Charles Explorer logo
🇬🇧

Focused on triangles and circles: some peculiarities of the incised pottery decoration of the Hellenistic period in Central Asia

Publication at Faculty of Arts |
2018

Abstract

The pottery traditions of prehistoric Central Asia, with some minor exceptions (as widespread matt painted ware of the Yaz I period, for instance), typically did not feature painted, stamped or relief decoration. Most of the well-studied Bronze Age and Early Iron Age wheel-thrown wares were simple, undecorated.

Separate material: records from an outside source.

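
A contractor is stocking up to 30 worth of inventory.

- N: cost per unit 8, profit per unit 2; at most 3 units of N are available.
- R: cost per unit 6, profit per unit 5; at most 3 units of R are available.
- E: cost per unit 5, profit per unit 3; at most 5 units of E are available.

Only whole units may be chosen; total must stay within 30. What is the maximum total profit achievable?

3×R and 2×E: cost 28 ≤ 30, profit 3·5 + 2·3 = 21.
2×R and 3×E: cost 27 ≤ 30, profit 2·5 + 3·3 = 19.
Best is 21.

21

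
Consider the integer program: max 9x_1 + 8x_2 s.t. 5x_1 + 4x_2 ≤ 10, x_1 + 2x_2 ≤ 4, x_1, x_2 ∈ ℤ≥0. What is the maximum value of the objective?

18

(x_1,x_2)=(2,0): 5·2+4·0=10≤10, 1·2+2·0=2≤4, objective 18.
(x_1,x_2)=(1,1): 5·1+4·1=9≤10, 1·1+2·1=3≤4, objective 17.
(x_1,x_2)=(0,2): 5·0+4·2=8≤10, 1·0+2·2=4≤4, objective 16.
No feasible integer point exceeds 18.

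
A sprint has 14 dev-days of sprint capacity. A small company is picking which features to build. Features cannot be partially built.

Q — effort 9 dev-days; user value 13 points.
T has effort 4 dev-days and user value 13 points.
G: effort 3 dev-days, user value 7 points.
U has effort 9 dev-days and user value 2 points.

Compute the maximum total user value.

26

Q + G: effort 9 + 3 = 12 ≤ 14, user value 13 + 7 = 20.
T + G: effort 4 + 3 = 7 ≤ 14, user value 13 + 7 = 20.
Q + T: effort 9 + 4 = 13 ≤ 14, user value 13 + 13 = 26.
Best is Q and T with total user value 26.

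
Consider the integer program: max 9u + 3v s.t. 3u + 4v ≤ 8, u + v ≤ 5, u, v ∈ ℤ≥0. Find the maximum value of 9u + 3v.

(u,v)=(2,0): 3·2+4·0=6≤8, 1·2+1·0=2≤5, objective 18.
(u,v)=(1,1): 3·1+4·1=7≤8, 1·1+1·1=2≤5, objective 12.
No feasible integer point exceeds 18.

18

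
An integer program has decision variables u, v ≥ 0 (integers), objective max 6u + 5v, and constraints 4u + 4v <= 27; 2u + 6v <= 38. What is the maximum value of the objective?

(u,v)=(6,0): 4·6+4·0=24≤27, 2·6+6·0=12≤38, objective 36.
(u,v)=(5,1): 4·5+4·1=24≤27, 2·5+6·1=16≤38, objective 35.
(u,v)=(5,0): 4·5+4·0=20≤27, 2·5+6·0=10≤38, objective 30.
The best lattice point is (6,0), giving 36.

36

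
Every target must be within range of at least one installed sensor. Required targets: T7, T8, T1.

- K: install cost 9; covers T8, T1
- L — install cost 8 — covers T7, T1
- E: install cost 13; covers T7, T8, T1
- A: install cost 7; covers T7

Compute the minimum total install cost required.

The greedy cost-per-new-target heuristic would pick L and K for 17, but a cheaper cover exists.
E alone covers T7, T8, T1 — every target.
Total install cost: 13.
No cover costs less than 13.

13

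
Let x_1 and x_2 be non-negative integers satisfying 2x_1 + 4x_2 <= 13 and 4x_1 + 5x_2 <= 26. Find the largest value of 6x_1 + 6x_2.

Relaxing integrality, the LP optimum is 39.00 at (x_1,x_2) = (6.5, 0), which is not an integer point.
(x_1,x_2)=(6,0): 2·6+4·0=12≤13, 4·6+5·0=24≤26, objective 36.
(x_1,x_2)=(5,0): 2·5+4·0=10≤13, 4·5+5·0=20≤26, objective 30.
No feasible integer point exceeds 36.

36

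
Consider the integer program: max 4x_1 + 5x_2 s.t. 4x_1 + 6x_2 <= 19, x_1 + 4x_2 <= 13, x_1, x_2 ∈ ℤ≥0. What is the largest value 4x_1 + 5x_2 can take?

17

(x_1,x_2)=(3,1) is feasible, giving 17.
(x_1,x_2)=(4,0) is feasible, giving 16.
(x_1,x_2)=(2,1) is feasible, giving 13.
Maximum is 17 at (x_1,x_2)=(3,1).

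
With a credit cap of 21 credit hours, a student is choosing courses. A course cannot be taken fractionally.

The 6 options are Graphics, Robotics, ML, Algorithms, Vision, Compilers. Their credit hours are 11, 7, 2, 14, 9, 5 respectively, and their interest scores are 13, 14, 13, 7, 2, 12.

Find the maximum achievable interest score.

40

This is an integer program with binary decision variables.
Take Graphics, Robotics, and ML: credit hours 11 + 7 + 2 = 20 ≤ 21, interest score 13 + 14 + 13 = 40.
No other feasible combination does better.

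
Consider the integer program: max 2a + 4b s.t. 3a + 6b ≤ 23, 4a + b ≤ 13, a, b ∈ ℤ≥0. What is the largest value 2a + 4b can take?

14

(a,b)=(1,3) is feasible, giving 14.
(a,b)=(0,3) is feasible, giving 12.
(a,b)=(2,2) is feasible, giving 12.
Maximum is 14 at (a,b)=(1,3).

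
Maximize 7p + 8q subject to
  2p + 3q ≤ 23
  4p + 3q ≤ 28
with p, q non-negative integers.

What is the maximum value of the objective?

63

The continuous relaxation peaks at (2.5, 6) with value 65.50; rounding to a feasible lattice point costs some objective.
(p,q)=(1,7): 2·1+3·7=23≤23, 4·1+3·7=25≤28, objective 63.
(p,q)=(2,6): 2·2+3·6=22≤23, 4·2+3·6=26≤28, objective 62.
The best lattice point is (1,7), giving 63.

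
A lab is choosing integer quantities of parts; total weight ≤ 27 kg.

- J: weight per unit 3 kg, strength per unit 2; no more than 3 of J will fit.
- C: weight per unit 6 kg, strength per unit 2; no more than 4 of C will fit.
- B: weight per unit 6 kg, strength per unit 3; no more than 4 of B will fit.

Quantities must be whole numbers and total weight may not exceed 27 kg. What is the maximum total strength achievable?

15

This is a bounded integer knapsack.
Take 3×J and 3×B: weight 27 ≤ 27, strength 3·2 + 3·3 = 15.
J has the best ratio (2/3) and is taken to its limit of 3; remaining capacity is filled optimally with the others.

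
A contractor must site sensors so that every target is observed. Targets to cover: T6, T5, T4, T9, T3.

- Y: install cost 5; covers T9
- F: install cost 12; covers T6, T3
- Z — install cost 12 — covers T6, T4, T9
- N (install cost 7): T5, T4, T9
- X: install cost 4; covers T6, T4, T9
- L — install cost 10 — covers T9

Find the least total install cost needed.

The greedy cost-per-new-target heuristic would pick X, N, and F for 23, but a cheaper cover exists.
Choose F and N: together they cover T6, T5, T4, T9, T3 — every target.
Total install cost: 12 + 7 = 19.
No cover costs less than 19.

19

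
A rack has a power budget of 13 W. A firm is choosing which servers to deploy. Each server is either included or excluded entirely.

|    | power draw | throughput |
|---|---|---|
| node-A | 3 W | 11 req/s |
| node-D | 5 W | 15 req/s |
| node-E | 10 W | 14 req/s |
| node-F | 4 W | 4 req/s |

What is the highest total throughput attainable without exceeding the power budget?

30

Allowing fractional choices, the relaxed optimum would be about 33.0, but servers are indivisible.
node-A + node-E: power draw 3 + 10 = 13 ≤ 13, throughput 11 + 14 = 25.
node-A + node-D: power draw 3 + 5 = 8 ≤ 13, throughput 11 + 15 = 26.
node-A + node-D + node-F: power draw 3 + 5 + 4 = 12 ≤ 13, throughput 11 + 15 + 4 = 30.
Best is node-A, node-D, and node-F with total throughput 30.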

Various decorative techniques on a wider scale were employed for the first time only in the Hellenistic period. While rare relief or mold-made decoration is clearly of the Greek Hellenistic origin ("Megarian bowls" etc.) and was introduced to Bactria only after Alexander the Great, the incised ornamentation, prominent on the later Kushan wares, may had had more complicated background.

Among the motives that occur on the Hellenistic pottery of Bactria and adjacent regions, specific geometric patterns - such as triangles, small circles, or both combined - appear, even if rarely. In this paper, various aspects of these specific motives, their origin, semantics, spatial distribution and later use and developments will be addressed.

Latest finds show that this type of decoration may help with dating and classification of newly surveyed sites as the Hellenistic ones, especially in those cases, where the most typical forms of the given period are lacking. The hypothesis about such chronological sensitivity of the geometric patterns needs to be further evaluated and verified.